Então éramos muito jovens... e ríamos.
Em tempos de juventude, existe espaço para tudo: tempo para o comprometimento na escola, para os sonhos, para os projetos de vida, tempo para muitas conversas, descobertas, críticas, distrações e tempo para rir.
Na adolescência tudo existe, tudo anda, respira e o mundo adulto é taciturno, confuso, cheio de responsabilidades duríssimas e inteligíveis. A minha juventude foi assim: com medo constante da morte do pai, medo das suas dores infinitas, dos seus gritos e das dezenas de internações na Beneficência Portuguesa. Foi uma adolescência que eu não desejo a ninguém. Era uma soma extremamente dolorosa: angústia, solidão, depressão que em mim se manifestava em não querer comer nem mesmo me arrumar. O mundo era cinza e até hoje odeio essa cor que cheira à morte. Mas oxigênio existe. Felizmente e o meu oxigênio se chamava Ana Isabel Soares, uma mocinha negra, filha de uma senhora muito risonha, trabalhadora nas casas de família e muito gentil em todas as ocasiões. A Ana também era uma pessoa excelente, brilhante, que gostava de comer e era bom humor o ano inteiro.

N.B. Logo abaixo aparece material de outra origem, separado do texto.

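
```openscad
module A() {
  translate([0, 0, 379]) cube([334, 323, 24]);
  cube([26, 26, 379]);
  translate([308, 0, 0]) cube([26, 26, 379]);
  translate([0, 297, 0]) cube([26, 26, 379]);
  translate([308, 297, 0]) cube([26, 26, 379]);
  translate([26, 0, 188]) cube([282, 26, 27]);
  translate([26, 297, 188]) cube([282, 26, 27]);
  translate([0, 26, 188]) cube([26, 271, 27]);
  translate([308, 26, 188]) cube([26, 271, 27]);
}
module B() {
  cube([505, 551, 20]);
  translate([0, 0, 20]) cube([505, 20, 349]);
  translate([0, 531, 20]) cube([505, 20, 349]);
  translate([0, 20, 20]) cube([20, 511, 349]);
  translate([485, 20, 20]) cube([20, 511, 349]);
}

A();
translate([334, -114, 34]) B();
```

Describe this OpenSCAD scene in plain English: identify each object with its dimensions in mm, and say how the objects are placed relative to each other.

A is a four-legged stool. The seat is 334×323 mm, 24 mm thick, top at z = 403 mm. It stands on four square legs, each 26×26 mm in cross-section, from z = 0 to the seat underside, each flush with a corner of the seat. Four stretchers, 26 mm wide and 27 mm tall, connect adjacent legs with their undersides at z = 188 mm, each running between the inner faces of the legs it joins and aligned with the legs' outer faces on the other axis.

B is an open storage box with external size 505×551×369 mm and wall thickness 20 mm (the base is also 20 mm thick). The base covers the whole footprint; the four walls stand on the base, with the y-facing walls full-width and the x-facing walls fitting between their inner faces.

The open box is beside the stool with their tops flush at z = 403.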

Então tínhamos, no colégio, um grande professor, o Ir. Leonardo. Era grandeza de alma e não do fazer pedagógico. Não entendíamos nada da Física que o mesmo aplicava. Mas tinha um coração atento às minhas angústias e algumas vezes teve a paciência de me ouvir. O seu falar era erudito, a sua elegância era cotidiana. Magérrimo, cabelo extremamente curto, mas longa era a sua decência. Então resolvemos ser eruditas também. Da forma mais infantil, pura, resolvemos procurar palavras interessantes no dicionário. De tarde, depois das tarefas, o dicionário se tornava o nosso melhor companheiro. No dia seguinte, era só gargalhada! Uma tentava se gabar dos novos conhecimentos, mas o objetivo mesmo era deixar a outra com cara de idiota com essas palavras novas, improváveis do vocabulário de qualquer pessoa de saber mediano. Numa das aulas, a minha ilustre amiga me cutucou e , munida de uma caneta e papel, me disse: “coloque aqui o seu jamegão”. Obviamente eu não sabia o significado da palavra. E ela se pôs a rir. Depois de alguns minutos, ela se declarou: “jamegão é assinatura”. Rs rs rs .

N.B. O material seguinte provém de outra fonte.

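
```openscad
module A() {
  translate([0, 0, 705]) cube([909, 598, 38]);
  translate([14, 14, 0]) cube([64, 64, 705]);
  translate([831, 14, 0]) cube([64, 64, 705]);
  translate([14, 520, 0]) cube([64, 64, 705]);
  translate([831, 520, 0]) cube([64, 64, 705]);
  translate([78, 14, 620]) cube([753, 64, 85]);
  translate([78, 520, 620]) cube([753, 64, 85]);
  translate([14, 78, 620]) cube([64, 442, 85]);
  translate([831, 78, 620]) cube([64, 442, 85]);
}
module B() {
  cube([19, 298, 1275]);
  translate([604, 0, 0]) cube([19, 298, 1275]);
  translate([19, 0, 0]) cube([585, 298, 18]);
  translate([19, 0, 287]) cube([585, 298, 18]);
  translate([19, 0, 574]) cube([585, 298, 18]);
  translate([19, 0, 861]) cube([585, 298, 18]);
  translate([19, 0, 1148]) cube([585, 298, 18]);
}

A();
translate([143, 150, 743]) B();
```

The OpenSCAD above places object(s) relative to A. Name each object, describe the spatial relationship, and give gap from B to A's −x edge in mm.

A is a table. B is a bookshelf. The bookshelf is on top of the table, centred. The gap from the bookshelf to the table's −x edge is 143 mm.

The bookshelf's min-x is at 143; the table's min-x is 0; gap = 143 mm.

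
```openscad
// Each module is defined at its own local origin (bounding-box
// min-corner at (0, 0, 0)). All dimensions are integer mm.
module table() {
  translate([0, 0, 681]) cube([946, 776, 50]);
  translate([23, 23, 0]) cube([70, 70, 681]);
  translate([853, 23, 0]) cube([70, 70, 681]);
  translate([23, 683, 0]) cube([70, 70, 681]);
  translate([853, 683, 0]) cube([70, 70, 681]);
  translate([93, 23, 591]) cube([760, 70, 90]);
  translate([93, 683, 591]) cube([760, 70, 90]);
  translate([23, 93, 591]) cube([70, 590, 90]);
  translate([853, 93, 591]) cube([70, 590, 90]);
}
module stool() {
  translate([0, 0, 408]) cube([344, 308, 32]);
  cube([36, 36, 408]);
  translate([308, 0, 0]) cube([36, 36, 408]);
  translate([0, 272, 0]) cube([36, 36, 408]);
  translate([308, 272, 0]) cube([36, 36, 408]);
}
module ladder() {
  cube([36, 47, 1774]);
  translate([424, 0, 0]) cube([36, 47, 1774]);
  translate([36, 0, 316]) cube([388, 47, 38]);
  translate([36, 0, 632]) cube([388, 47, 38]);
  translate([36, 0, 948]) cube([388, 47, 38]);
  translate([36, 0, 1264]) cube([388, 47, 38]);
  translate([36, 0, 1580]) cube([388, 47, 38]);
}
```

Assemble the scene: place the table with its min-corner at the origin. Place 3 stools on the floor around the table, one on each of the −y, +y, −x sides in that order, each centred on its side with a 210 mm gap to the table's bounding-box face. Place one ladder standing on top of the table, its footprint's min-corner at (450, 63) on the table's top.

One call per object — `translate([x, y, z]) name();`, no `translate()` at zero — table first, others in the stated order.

table();
translate([301, -518, 0]) stool();
translate([301, 986, 0]) stool();
translate([-554, 234, 0]) stool();
translate([450, 63, 731]) ladder();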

Eu não me contive: ‘se você me provocar eu vou chamar o beleguim”. E ela não sabia que beleguim era guarda... e até hoje me refiro assim à turma da farda. “Ana, por que hoje você veio à aula com essa blusa rubicunda?” E dá-lhe gargalhada. Rubicundo é vermelho.
Mas duro mesmo era quando ela estava na letra J.
Disse que eu estava janota e o meu cabelo havia ficado jalne. Para os que não brincaram essa forma, “janota” quer dizer elegante e “jalne” quer dizer amarelo-ouro.
E assim íamos montando um vocabulário um tanto esdrúxulo e, numa amizade macia e sem nenhuma malícia, íamos nos divertindo naqueles tempos de dificuldades e de penúria moral, porque era tempo de ditadura e, para quem era tão jovem, rir era uma forma de sobrevivência e de resistência, afinal queríamos apenas viver. Viver de uma forma janota até ficarmos rubicundas de tanto rir... mas longe do beleguim.